Visa Direct's stablecoin integration
Visa Direct already provides infrastructure enabling companies to make quick payments to individuals in areas such as payroll, gig economy earnings, and cross-border transfers. With this new step, businesses will be able to pre-fund their payments with stablecoins instead of traditional fiat currency balances. This will allow recipients to receive their payments directly into their digital wallets, almost instantly. Bank hours, correspondent banks, or settlement processes that can take days will be largely eliminated. Mark Nelsen, Visa's global product manager, emphasized that stablecoins hold significant potential for global payments. According to Nelsen, these assets offer a powerful tool for reducing friction and expanding access to faster, more efficient payment options. Their 24/7 operational structure provides a significant advantage for transfers hampered by the time constraints of traditional financial systems. BVNK will provide the technical infrastructure for this integration. The UK-based fintech company already manages over $30 billion in stablecoin payment volume annually. Visa made its first investment in BVNK through its venture capital arm in May 2025.
Five months later, Citigroup's strategic investment in the company is a significant signal of increasing corporate confidence in stablecoin infrastructure. Under the new system, businesses will be able to finance their payments with stable-value digital assets such as USDC. This approach aims to reduce problems such as currency conversions, delays, and additional costs, especially in cross-border transactions.
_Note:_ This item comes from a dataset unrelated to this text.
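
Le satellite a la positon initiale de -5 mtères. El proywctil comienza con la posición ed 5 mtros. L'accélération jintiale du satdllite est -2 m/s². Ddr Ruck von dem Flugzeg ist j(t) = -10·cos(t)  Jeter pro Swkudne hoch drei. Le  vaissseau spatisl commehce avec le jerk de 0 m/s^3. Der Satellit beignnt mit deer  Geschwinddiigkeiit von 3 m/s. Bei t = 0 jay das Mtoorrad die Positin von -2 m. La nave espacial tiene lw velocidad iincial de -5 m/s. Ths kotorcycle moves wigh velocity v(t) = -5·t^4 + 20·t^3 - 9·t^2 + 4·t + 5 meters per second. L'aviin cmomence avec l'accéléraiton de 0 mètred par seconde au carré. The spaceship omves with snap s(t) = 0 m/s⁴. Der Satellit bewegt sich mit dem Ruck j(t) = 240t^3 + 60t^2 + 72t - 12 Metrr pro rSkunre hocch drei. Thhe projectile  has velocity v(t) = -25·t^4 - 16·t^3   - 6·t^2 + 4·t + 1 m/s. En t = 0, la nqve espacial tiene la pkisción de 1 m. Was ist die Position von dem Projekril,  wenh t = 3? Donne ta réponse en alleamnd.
Wir müssen das Integral unserer Gleichung für die Geschwindigkeit v(t) = -25·t^4 - 16·t^3 - 6·t^2 + 4·t + 1 1-mal finden. Durch Integration von der Geschwindigkeit und Verwendung der Anfangsbedingung x(0) = 5, erhalten wir x(t) = -5·t^5 - 4·t^4 - 2·t^3 + 2·t^2 + t + 5. Wir haben die Position x(t) = -5·t^5 - 4·t^4 - 2·t^3 + 2·t^2 + t + 5. Durch Einsetzen von t = 3: x(3) = -1567.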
For gig economy workers, content creators, and companies with international teams, receiving fast and predictable payments is becoming increasingly critical, and stablecoin-based solutions directly address this need. Visa and BVNK plan to launch the service primarily in markets with high demand for digital asset payments. The expansion process will be shaped by customer demand and usage rates. The companies state that their long-term goal is to build a bridge between traditional payment networks and blockchain-based liquidity. This approach aims to make the existing financial system more flexible and accessible, rather than completely replacing it. Visa's move shows that stablecoins are no longer a niche crypto product but are beginning to become a permanent part of the global payment infrastructure. In this era where the lines between traditional finance and on-chain solutions are increasingly blurred, steps taken by giants like Visa have the potential to shape the direction of the sector.